Prior to all that, though, he was a Civil War hero. After fighting in Virginia and Tennessee, Howell rained fire down on Union troops less than a mile from his family’s namesake mills during the Battle of Peachtree Creek, July 20, 1864.
Howell didn’t grow up around “Howell’s mills.” By the time his father, Clark Howell Sr., moved the family out of Atlanta to what today is Buckhead, Evan Howell was a teenager. He enrolled at the Georgia Military Institute in Gainesville and graduated from Lumpkin Law School, a predecessor of the University of Georgia School of Law. He was practicing law in Sandersville when the War Between the States erupted. Howell quickly signed on with the First Georgia Regiment.
Within a month he earned the rank of lieutenant. Within a year he became a captain and helped organize a battery of artillery, which became known as Howell’s Battery. He served under Gen. Stonewall Jackson in Virginia then was transferred under Gen. Joseph E. Johnston. Howell’s battery fought valiantly at Chickamauga, where a monument stands in its honor. Following Chickamauga, the company engaged many times with Gen. William T. Sherman’s army during its march to Atlanta.
On the cusp of Atlanta near his family’s mills, Howell took part in the rebel offensive along the current-day Collier Road known as the Battle of Peachtree Creek. During the battle, Howell was ordered across the field under heavy fire to suppress a Union artillery. The move across the battlefield cost Howell half his company and his horse, which was shot out from under him. But he made it across and took up a position off present-day Peachtree Road in the vicinity of Collier. His battery successfully silenced the Federal artillery, which was captured, according a biography of Howell in the Georgia Historical Quarterly dated 1917.

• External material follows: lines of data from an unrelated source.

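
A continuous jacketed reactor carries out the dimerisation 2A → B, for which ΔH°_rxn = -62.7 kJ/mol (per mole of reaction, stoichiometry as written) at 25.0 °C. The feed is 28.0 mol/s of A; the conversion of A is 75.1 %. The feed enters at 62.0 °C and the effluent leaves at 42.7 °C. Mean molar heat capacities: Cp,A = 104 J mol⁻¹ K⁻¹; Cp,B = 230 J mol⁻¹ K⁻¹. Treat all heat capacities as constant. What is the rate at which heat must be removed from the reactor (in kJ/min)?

Extent of reaction ξ = 0.751 × 28.0 / 2 = 10.514 mol/s
Reaction term: ξ·ΔH°_rxn = 10.514 × -62.7 = -659.23 kJ/s
Sensible, feed 62.0→25 °C: -107.74 kJ/s
Outlet flows (mol/s): A 6.972, B 10.514
Sensible, products 25→42.7 °C: 55.637 kJ/s
Q = ΔH = -711.34 kJ/s = -711.34 kW
Heat removed = 42680 kJ/min

Q_out = 42700 kJ/min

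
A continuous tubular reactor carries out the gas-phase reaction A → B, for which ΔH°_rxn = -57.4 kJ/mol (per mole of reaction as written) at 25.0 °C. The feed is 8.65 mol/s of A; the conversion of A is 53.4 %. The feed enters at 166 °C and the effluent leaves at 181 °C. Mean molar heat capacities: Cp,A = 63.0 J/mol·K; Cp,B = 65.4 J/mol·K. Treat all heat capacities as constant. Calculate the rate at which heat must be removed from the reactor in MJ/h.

Extent of reaction ξ = 0.534 × 8.65 = 4.6191 mol/s
Reaction term: ξ·ΔH°_rxn = 4.6191 × -57.4 = -265.14 kJ/s
Sensible, feed 166→25 °C: -76.838 kJ/s
Outlet flows (mol/s): A 4.0309, B 4.6191
Sensible, products 25→181 °C: 86.742 kJ/s
Q = ΔH = -255.23 kJ/s = -255.23 kW
Heat removed = 918.84 MJ/h

Q_out = 919 MJ/h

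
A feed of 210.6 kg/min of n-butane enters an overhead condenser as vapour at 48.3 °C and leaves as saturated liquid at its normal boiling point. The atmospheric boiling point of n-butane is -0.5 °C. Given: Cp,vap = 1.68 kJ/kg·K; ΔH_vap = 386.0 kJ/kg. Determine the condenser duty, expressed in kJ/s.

vapour 48.3→-0.5 °C: -81.984 kJ/kg
condensation at -0.5 °C: -386 kJ/kg
Δh = -81.984 + -386 = -467.98 kJ/kg
Q = ṁ·Δh = 210.6 kg/min × -467.98 kJ/kg = -98557 kJ/min
|Q| = 1642.6 kW

Q_c = 1640 kJ/s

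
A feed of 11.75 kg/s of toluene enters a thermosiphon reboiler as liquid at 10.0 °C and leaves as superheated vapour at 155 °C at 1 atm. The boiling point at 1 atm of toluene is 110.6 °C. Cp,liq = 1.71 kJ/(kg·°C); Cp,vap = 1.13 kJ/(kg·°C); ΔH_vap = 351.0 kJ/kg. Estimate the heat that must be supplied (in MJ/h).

liquid 10.0→110.6 °C: 172.03 kJ/kg
vaporisation at 110.6 °C: 351 kJ/kg
vapour 110.6→155 °C: 50.172 kJ/kg
Δh = 172.03 + 351 + 50.172 = 573.2 kJ/kg
Q = ṁ·Δh = 11.75 kg/s × 573.2 kJ/kg = 6735.1 kJ/s
|Q| = 6735.1 kW = 24246 MJ/h

Q = 24200 MJ/h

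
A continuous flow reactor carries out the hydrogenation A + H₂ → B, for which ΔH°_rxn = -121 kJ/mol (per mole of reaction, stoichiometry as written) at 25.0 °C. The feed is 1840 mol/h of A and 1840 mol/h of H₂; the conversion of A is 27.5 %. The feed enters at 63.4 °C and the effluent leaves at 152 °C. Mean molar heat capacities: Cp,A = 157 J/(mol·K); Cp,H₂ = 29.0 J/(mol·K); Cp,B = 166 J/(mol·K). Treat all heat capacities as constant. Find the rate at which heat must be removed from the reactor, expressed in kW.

Extent of reaction ξ = 0.275 × 1840 = 506 mol/h
Reaction term: ξ·ΔH°_rxn = 506 × -121 = -61226 kJ/h
Sensible, feed 63.4→25 °C: -13142 kJ/h
Outlet flows (mol/h): A 1334, H₂ 1334, B 506
Sensible, products 25→152 °C: 42179 kJ/h
Q = ΔH = -32189 kJ/h = -8.9413 kW
Heat removed = 8.9413 kW

Q_out = 8.94 kW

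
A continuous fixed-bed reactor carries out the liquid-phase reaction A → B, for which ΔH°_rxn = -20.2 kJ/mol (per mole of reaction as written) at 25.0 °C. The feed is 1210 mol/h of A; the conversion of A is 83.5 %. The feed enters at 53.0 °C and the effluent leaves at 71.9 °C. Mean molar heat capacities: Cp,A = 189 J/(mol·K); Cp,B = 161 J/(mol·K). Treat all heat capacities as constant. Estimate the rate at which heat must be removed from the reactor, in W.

Q_out = 4840 W

Extent of reaction ξ = 0.835 × 1210 = 1010.3 mol/h
Reaction term: ξ·ΔH°_rxn = 1010.3 × -20.2 = -20409 kJ/h
Sensible, feed 53.0→25 °C: -6403.3 kJ/h
Outlet flows (mol/h): A 199.65, B 1010.3
Sensible, products 25→71.9 °C: 9398.8 kJ/h
Q = ΔH = -17414 kJ/h = -4.8371 kW
Heat removed = 4837.1 W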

There is a plaque on the Sheffield Building near the corner of Collier and Peachtree commemorating Howell’s battery and its service during the battle. Henry Howell, a relative of Evan Howell’s, however, told the Buckhead Heritage Society in an interview he believes his ancestor was closer to 28th Street and firing west.
In the interview with historian James Ottley, Henry Howell said years after the war, an officer from the Union army was visiting Atlanta and the battlefield, which many did. The officer and Evan Howell were discussing the battle and the officer mentioned one of the hills, saying someone was giving him “absolute hell” during the battle from that position. Evan Howell admitted it was his battery.
Allegedly the Union officer said something to the effect of, “I salute you. I understand what you did and I’m proud you are an American.”
Following the war, Howell returned to his family’s mill on Peachtree Creek and helped Atlanta rise from the ashes by supplying the city with the cut timber it needed to rebuild. He then joined the staff of the Atlanta Intelligencer and became a newspaper editor before returning to law. His legal career carried him to the Georgia General Assembly as a senator, where he helped convince the state to move the capital from Milledgeville to Atlanta.
He left public office and purchased a half interest in the Atlanta Constitution, where he again served as an editor. He retired from the paper in 1897, transferring his interest to his son, Clark Howell Jr.. Evan Howell was elected mayor of Atlanta in 1902 and died in 1905.
While his contributions to the Civil War and the Battle of Peachtree Creek were impressive, it turns out they were but a precursor to a life well lived in public service.